DeSimone took advantage of the school district’s “choice” option for parents and guardians of students. While the district assigns students to schools based on where they live, the adults raising them can decide to send them to another public school in the district.

“It’s good that you have options at public schools,” DeSimone said.

Choice enrollment has been offered in the school district for several years, said Paula Curtis, the district’s choice coordinator.

Choice enrollment applications for secondary students are being accepted at the district’s main office through March 10. Elementary schools’ choice-enrollment is March 25 through May 10.

So far, there aren’t any openings at the high schools for next fall. If students apply to a school and there isn’t a seat for them, they are put on a waiting list. It’s first-come, first-serve.

Parents can apply to the choice system for any reason; the district doesn’t scrutinize the parent’s decision, officials said.

Choice enrollment allows a student to attend a school located outside the area a specific school serves. Students can even apply to other districts, but it’s more complicated than a choice application within a district. When Stadium High School in Tacoma closed for extensive remodeling, some of its students applied to Federal Way’s Todd Beamer High.

Choice enrollment - within a district or not - must be requested by the student’s parents or guardian.

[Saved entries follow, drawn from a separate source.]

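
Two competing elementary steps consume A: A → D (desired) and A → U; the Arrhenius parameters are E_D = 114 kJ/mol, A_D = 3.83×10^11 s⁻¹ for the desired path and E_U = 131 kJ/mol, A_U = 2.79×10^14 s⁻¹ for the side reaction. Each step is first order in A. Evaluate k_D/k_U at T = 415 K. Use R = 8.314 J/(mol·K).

0.189

With equal orders, S_{D/U} = k_D/k_U = (A_D/A_U)·exp[(E_U−E_D)/(RT)].
(E_U−E_D)/(RT) = (131−114)×10³/(8.314×415) = 17000/3450 = 4.927.
k_D/k_U = (3.83×10^11/2.79×10^14)·exp(4.927) = 0.001373 × 138.0 = 0.189.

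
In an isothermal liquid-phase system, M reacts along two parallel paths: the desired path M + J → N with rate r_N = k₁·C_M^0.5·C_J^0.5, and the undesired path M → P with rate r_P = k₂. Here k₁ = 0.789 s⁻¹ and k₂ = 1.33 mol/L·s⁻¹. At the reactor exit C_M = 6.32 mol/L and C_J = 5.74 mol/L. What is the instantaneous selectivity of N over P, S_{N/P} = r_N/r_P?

S_{N/P} = r_N/r_P = (k₁·C_M^0.5·C_J^0.5)/(k₂) = (k₁/k₂)·C_M^0.5·C_J^0.5.
= (0.789×6.320^0.5×5.740^0.5) / (1.33) = 4.752/1.330 = 3.57.
Since the desired path is higher order in M, keeping C_M high (PFR or concentrated feed) favours N.

3.57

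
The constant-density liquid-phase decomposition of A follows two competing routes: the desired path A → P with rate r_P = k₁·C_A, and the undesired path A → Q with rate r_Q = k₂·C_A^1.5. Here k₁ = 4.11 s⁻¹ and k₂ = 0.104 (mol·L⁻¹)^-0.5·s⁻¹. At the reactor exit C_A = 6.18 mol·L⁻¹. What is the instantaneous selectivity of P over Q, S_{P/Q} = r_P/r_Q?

S_{P/Q} = r_P/r_Q = (k₁·C_A)/(k₂·C_A^1.5) = (k₁/k₂)·C_A^-0.5.
= (4.11×6.180) / (0.104×6.180^1.5) = 25.40/1.598 = 15.9.

15.9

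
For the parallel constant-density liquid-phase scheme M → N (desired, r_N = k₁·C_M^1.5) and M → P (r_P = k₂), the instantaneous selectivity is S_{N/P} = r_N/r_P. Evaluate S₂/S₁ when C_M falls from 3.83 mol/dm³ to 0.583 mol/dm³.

0.0594

S_{N/P} = (k₁/k₂)·C_M^1.5, so S₂/S₁ = (C_{M,2}/C_{M,1})^1.5.
= (0.583/3.83)^1.5 = (0.1522)^1.5 = 0.0594.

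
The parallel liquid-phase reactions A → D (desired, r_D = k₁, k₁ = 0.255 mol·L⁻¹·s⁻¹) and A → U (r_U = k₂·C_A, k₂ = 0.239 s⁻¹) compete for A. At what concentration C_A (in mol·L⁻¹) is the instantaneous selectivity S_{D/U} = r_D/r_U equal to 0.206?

5.18 mol·L⁻¹

S_{D/U} = (k₁/k₂)·C_A⁻¹ ⇒ C_A = (S·k₂/k₁)^(-1).
= (0.206×0.239/0.255)^(-1) = (0.1931)^(-1) = 5.18 mol·L⁻¹.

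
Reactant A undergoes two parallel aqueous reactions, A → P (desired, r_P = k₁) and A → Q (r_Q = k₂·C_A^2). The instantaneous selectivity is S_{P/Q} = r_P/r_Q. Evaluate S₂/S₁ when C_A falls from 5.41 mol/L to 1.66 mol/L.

10.6

S_{P/Q} = (k₁/k₂)·C_A^-2, so S₂/S₁ = (C_{A,2}/C_{A,1})^-2.
= (1.66/5.41)^(-2) = (0.3068)^(-2) = 10.6.
Selectivity toward P rises as C_A falls — low-concentration operation is favoured.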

The placement requires a minimum one-year commitment by the student, and requires they reapply as they advance from elementary school to middle school to high school.

Parents with elementary-aged children often opt for choice because the daycare service they have is close to a certain elementary school. Middle and high school students often request going to a certain school for academic reasons, Curtis said.

About 10 percent of the students in the district are “choice students” and that percentage has not changed much over the years, she said.

More than 1,100 elementary students are part of the choice program and more than 1,500 high school and middle school students chose to go to a school other than the one the district automatically selected for them. Much like the district has boundaries, all the schools have their own, smaller boundaries. Depending on where students live in relation to the boundaries determines the school they will go to in September. Unless they want to go to another school.

Two schools in the district are strictly choice schools - Federal Way Public Academy and Truman High School. Parents have to sign their children up to get in to those programs.

There are some potential downsides to choice enrollment. The district does not provide transportation for choice students. If they can get to a bus stop that serves their school - and there is space on the bus - then choice students can ride the bus to school.

But they are the first ones off the bus if a student in the service area needs the seat, Curtis said.

It used to be parents only had to apply for choice once - say at the beginning of their child’s elementary education in the district - and determine where their student would go to school for the rest of their time. But that changed a few years ago. Now, as students move from elementary to middle school and then high school they have to reapply for choice.

Going the choice route can be a bit stressful, Curtis said. The 62 students selected from the 300 or so applicants for Public Academy were drawn from a hat. It can mean some families find out only a few weeks before school starts where their child will go.

Kerri Hofmann’s three children all use choice enrollment. She was initially nervous, especially with waiting through the summer to find out where her kids were going to be in September. Her oldest daughter and son attend Decatur High School instead of Federal Way High. The family was mentally prepared for Decatur, she said, but when the boundaries for the high schools changed with the addition of Todd Beamer, the Hofmanns were switched to FWHS. But her daughter’s friends were still going to attend Gatorville and she was interested in Decatur’s horticulture program.

Priority is given to siblings of students already attending a school by choice. Hofmann’s son entered Decatur as a freshman this year because his older sister was a student.

“So far, it’s worked really well for us,” Hofmann said.